Winter
Bamis blies weer een keer van achter de verre, blauwwazige mastebossen zijn wolkengrijsheid over de roestige heide aan.
Den helen morgen had het gemotregend, maar in den achternoen hield het er gelukkig mee op.
Het was stil in de pastorij. Annet was met heuren brei voor een uurke of twee naar den koster zijn vrouw. Niets roerde er dan alleen de zware, trage tik der eiken kasthorlogie die in het schemerig voorhuis heur tinnen cijferblad liet blinken en van buiten, van nevens het huis, waar de kiekens lui kakelden, drong er 't gestommel met planken, zaaggeknars en 't kloppen van een hamer. Machiel was daar bezig het kiekenkot een beetje op te kallefateren tegen den winter die komende was.

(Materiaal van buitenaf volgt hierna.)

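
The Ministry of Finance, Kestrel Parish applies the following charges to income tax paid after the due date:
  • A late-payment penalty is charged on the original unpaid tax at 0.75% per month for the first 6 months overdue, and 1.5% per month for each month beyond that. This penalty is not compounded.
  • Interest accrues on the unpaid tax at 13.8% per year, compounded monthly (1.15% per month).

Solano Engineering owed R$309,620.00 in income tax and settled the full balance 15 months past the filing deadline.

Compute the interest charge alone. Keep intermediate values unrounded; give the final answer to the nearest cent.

Interest: R$309,620.00 × ((1 + 0.0115)^15 − 1) = R$309,620.00 × 0.1871027… = R$57,930.7497…

R$57,930.75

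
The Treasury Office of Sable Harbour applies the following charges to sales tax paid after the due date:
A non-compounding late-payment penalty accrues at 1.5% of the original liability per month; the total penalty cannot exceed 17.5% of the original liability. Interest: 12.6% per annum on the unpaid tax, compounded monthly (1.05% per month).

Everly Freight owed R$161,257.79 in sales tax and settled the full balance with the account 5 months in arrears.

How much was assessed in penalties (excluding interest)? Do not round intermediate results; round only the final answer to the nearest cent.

Penalty: 5 × 1.5% × R$161,257.79 = R$12,094.33… (below the 17.5% cap of R$28,220.11…)

R$12,094.33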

In zijn kamer, bij 't vierkanten zijvenster dat tussen zijn twee geraniums het kerkhof en den witten kerkmuur liet zien, zat Mijnheer Pastoor nog effen te brevieren.
Toen hij daarmee gedaan had, sloeg hij langzaam een groot kruis, stond recht uit zijn zetel, draaide zijn sjerp rond den hals, zette zijn bonnet op en om iets te doen ging hij den hof in, naar Machiel.
Achter de natblinkende thuyahaag waar hij langs liep bleerden de geiten. ‘'t Komt in orde, Mijnheer Pastoor!’ riep Machiel van uit het donkere kot. ‘Nog een latteke hier en nog eentje daar en ge vindt er geen spleetke meer in van een speldekop groot. 't Dakske hee' zijn eigen goe' gehouden, da' kan nog mee.’
‘Zoveel te beter, koster,’ antwoordde de Pastoor.